AMBRÓSIO — (Rindo.) Não tinha morrido, menina!

ELVIRA — (Fechando o livro.) Ah! o que estavas fazendo aí?

AMBRÓSIO — (Descendo pela direita.) Eu... eu estava olhando...

ELVIRA — Para quem?

AMBRÓSIO — Para a menina... A menina sabe que é muito bonita?...

ELVIRA — Achas?...

AMBRÓSIO — O quê?... Se acho?... Mas é bonita mesmo como o diabo!...

ELVIRA — A comparação não é muito lisonjeira para mim...

AMBRÓSIO — Mas é para o diabo, menina, e é a mesma coisa!...

ELVIRA — (Folheando distraidamente o livro.) Queres algu­ma coisa?...

AMBRÓSIO — (Coçando a cabeça.) Queria... mas a menina não me dá.

ELVIRA — Dinheiro?

AMBRÓSIO — Dinheiro?... Não é dinheiro, não, menina...

ELVIRA — Licença para saíres?

AMBRÓSIO — Licença?... Não é licença, não, menina...

ELVIRA — Então, o que é?

AMBRÓSIO — (Rindo.) É...é...é... uma coisa...

ELVIRA — Mas que coisa?

AMBRÓSIO — (Rindo.) É uma coisa que a menina tem, mas que não há de querer me dar...

ELVIRA — Uma coisa que eu tenho?... Não sei.. Tenho tantas...

AMBRÓSIO — Pois é uma delas... a mais gostosa de todas...

ELVIRA — Tenho sapatos... vestidos... chapéus...

AMBRÓSIO — Não é isso... É uma coisa muito gostosa...

ELVIRA — Então não sei o que é...

AMBRÓSIO — Quer que eu diga?

ELVIRA — Pois dize... Se for possível...

AMBRÓSIO — (Caindo de joelhos.) Menina do meu cora­ção, é o seu amor!

ELVIRA — (Levantando-se.) Hein?... O que é isso?...

AMBRÓSIO — É isso mesmo, menina... Eu amo a menina... estou apaixonado pela menina... quero casar com a menina!...

ELVIRA — (Passando, à parte.) Ficaria doido de uma vez?

AMBRÓSIO — (Caminhando de joelhos.) Ai! menina, tenha pena de mim!... Se não casar comigo, eu faço uma tolice!

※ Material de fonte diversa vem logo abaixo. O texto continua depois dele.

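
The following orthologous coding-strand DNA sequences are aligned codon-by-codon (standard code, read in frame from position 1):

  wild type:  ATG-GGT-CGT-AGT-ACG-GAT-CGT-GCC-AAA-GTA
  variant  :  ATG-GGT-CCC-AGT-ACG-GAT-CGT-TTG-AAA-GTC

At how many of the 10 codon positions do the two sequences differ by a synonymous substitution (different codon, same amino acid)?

1

Codon 1: ATG Met / ATG Met — identical.
Codon 2: GGT Gly / GGT Gly — identical.
Codon 3: CGT Arg / CCC Pro — nonsynonymous.
Codon 4: AGT Ser / AGT Ser — identical.
Codon 5: ACG Thr / ACG Thr — identical.
Codon 6: GAT Asp / GAT Asp — identical.
Codon 7: CGT Arg / CGT Arg — identical.
Codon 8: GCC Ala / TTG Leu — nonsynonymous.
Codon 9: AAA Lys / AAA Lys — identical.
Codon 10: GTA Val / GTC Val — synonymous.
Synonymous differences: 1.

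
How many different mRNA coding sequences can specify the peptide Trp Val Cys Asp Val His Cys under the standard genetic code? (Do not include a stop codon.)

256

Trp: 1 codon.
Val: 4 codons.
Cys: 2 codons.
Asp: 2 codons.
Val: 4 codons.
His: 2 codons.
Cys: 2 codons.
1 × 4 × 2 × 2 × 4 × 2 × 2 = 256.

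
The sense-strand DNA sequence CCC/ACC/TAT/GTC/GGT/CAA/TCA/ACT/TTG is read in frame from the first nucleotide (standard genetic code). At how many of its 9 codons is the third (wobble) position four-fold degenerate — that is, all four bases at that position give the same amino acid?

6

Codon 1 CCC (Pro): third position 4-fold.
Codon 2 ACC (Thr): third position 4-fold.
Codon 3 TAT (Tyr): third position 2-fold.
Codon 4 GTC (Val): third position 4-fold.
Codon 5 GGT (Gly): third position 4-fold.
Codon 6 CAA (Gln): third position 2-fold.
Codon 7 TCA (Ser): third position 4-fold.
Codon 8 ACT (Thr): third position 4-fold.
Codon 9 TTG (Leu): third position 2-fold.
Four-fold degenerate third positions: 6.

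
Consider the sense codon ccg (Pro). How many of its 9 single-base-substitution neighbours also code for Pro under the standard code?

Position 1: none → 0 synonymous.
Position 2: none → 0 synonymous.
Position 3: CCU, CCC, CCA → 3 synonymous.
Total: 0 + 0 + 3 = 3.

3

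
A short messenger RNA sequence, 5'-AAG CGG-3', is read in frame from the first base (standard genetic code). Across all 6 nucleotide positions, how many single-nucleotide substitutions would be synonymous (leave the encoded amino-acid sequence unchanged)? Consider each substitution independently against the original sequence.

5

Codon 1 (AAG, Lys): 1 synonymous substitution.
Codon 2 (CGG, Arg): 4 synonymous substitutions.
Total: 1 + 4 = 5.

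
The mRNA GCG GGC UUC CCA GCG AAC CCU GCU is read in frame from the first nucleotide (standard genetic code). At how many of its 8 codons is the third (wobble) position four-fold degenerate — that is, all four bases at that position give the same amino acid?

Codon 1 GCG (Ala): third position 4-fold.
Codon 2 GGC (Gly): third position 4-fold.
Codon 3 UUC (Phe): third position 2-fold.
Codon 4 CCA (Pro): third position 4-fold.
Codon 5 GCG (Ala): third position 4-fold.
Codon 6 AAC (Asn): third position 2-fold.
Codon 7 CCU (Pro): third position 4-fold.
Codon 8 GCU (Ala): third position 4-fold.
Four-fold degenerate third positions: 6.

6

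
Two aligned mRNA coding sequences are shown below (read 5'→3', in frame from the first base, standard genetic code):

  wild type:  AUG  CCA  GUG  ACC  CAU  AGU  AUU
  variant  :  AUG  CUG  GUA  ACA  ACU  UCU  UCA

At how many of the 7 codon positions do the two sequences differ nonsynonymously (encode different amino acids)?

3

Codon 1: AUG Met / AUG Met — identical.
Codon 2: CCA Pro / CUG Leu — nonsynonymous.
Codon 3: GUG Val / GUA Val — synonymous.
Codon 4: ACC Thr / ACA Thr — synonymous.
Codon 5: CAU His / ACU Thr — nonsynonymous.
Codon 6: AGU Ser / UCU Ser — synonymous.
Codon 7: AUU Ile / UCA Ser — nonsynonymous.
Nonsynonymous differences: 3.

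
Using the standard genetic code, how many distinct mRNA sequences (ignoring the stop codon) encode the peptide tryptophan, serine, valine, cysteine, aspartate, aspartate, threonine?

768

Trp: 1 codon.
Ser: 6 codons.
Val: 4 codons.
Cys: 2 codons.
Asp: 2 codons.
Asp: 2 codons.
Thr: 4 codons.
1 × 6 × 4 × 2 × 2 × 2 × 4 = 768.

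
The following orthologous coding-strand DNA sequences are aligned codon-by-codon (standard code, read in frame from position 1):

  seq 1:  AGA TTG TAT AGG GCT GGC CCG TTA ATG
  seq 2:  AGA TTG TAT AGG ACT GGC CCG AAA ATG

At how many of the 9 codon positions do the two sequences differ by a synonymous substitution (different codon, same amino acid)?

0

Codon 1: AGA Arg / AGA Arg — identical.
Codon 2: TTG Leu / TTG Leu — identical.
Codon 3: TAT Tyr / TAT Tyr — identical.
Codon 4: AGG Arg / AGG Arg — identical.
Codon 5: GCT Ala / ACT Thr — nonsynonymous.
Codon 6: GGC Gly / GGC Gly — identical.
Codon 7: CCG Pro / CCG Pro — identical.
Codon 8: TTA Leu / AAA Lys — nonsynonymous.
Codon 9: ATG Met / ATG Met — identical.
Synonymous differences: 0.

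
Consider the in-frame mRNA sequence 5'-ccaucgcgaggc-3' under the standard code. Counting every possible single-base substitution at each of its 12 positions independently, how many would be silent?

Codon 1 (CCA, Pro): 3 synonymous substitutions.
Codon 2 (UCG, Ser): 3 synonymous substitutions.
Codon 3 (CGA, Arg): 4 synonymous substitutions.
Codon 4 (GGC, Gly): 3 synonymous substitutions.
Total: 3 + 3 + 4 + 3 = 13.

13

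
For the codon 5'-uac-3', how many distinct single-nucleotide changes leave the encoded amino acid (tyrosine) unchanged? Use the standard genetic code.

1

Position 1: none → 0 synonymous.
Position 2: none → 0 synonymous.
Position 3: UAU → 1 synonymous.
Total: 0 + 0 + 1 = 1.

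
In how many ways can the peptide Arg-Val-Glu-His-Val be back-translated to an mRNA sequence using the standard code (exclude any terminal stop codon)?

384

Arg: 6 codons.
Val: 4 codons.
Glu: 2 codons.
His: 2 codons.
Val: 4 codons.
6 × 4 × 2 × 2 × 4 = 384.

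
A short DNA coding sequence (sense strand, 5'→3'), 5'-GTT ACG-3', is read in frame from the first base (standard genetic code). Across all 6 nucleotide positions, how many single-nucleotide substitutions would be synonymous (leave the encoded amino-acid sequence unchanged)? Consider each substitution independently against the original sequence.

Codon 1 (GTT, Val): 3 synonymous substitutions.
Codon 2 (ACG, Thr): 3 synonymous substitutions.
Total: 3 + 3 = 6.

6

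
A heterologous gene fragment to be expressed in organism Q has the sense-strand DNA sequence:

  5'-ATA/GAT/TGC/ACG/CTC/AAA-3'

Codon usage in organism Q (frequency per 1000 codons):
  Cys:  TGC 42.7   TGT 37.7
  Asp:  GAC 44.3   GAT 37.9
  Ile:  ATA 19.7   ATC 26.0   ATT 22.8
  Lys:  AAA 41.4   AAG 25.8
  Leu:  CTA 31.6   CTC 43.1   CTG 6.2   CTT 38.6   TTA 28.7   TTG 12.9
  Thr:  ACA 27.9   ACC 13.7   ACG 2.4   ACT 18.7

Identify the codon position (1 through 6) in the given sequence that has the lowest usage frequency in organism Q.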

ELVIRA — Oh! Ambrósio, não sejas idiota... Olha se o papai vem por aí...

AMBRÓSIO — (De joelhos.) O papai já sabe... Por sinal que quase me arrancou uma orelha!

ELVIRA — (Passando.) Mas eu não posso casar contigo!

AMBRÓSIO — (De joelhos.) E os dias que perdi, e as noi­tes que não preguei olho, pensando na menina!... (Chorando alto.) Ham!...Ham!...Ham!...

ELVIRA — Ambrósio, cala-te!

AMBRÓSIO — Não me calo! Não me calo! (Chorando.) Hi! hi! hi!...

ELVIRA — Ora... vá para o diabo! (Sai, esquerda baixa.)

Cena XII

AMBRÓSIO — (Chorando alto.) Ham!... ham!...ham!... (Olhando em roda depois de uma pausa.) Foi-se a ingrata!... (Er­guendo-se.) Está decidido: vou me matar... vou me matar!... (Rin­do.) Ela não quer casar comigo!... (Trágico.) Vou me matar! Vou me matar!... (Chorando alto.) Ham!... ham!... ham!...

Cena XIII

AMBRÓSIO E JOSÉ

JOSÉ — (À porta do fundo à direita. Rapaz adamado, de pince­-nez, voz aflautada, roupa justa, imberbe.) Está em casa o Sr. Macário de Souza?...

AMBRÓSIO– (Olha-o de alto abaixo e dá uma gargalhada.) Olha o boneco!...

JOSÉ — (Olhando em roda.) Boneco?... Onde está o boneco?...

AMBRÓSIO — (Acenando-lhe.) Ouve cá, rapaz. Apro­xima-te.

JOSÉ — (À parte, descendo pela direita, receoso.) Este sujeito será maluco?...

AMBRÓSIO — (Gritando.) Boneco! Boneco!... (Gargalhada.)

JOSÉ — (À parte, com medo.) Já não estou bem aqui... (Alto.) O Sr. Macário de Souza?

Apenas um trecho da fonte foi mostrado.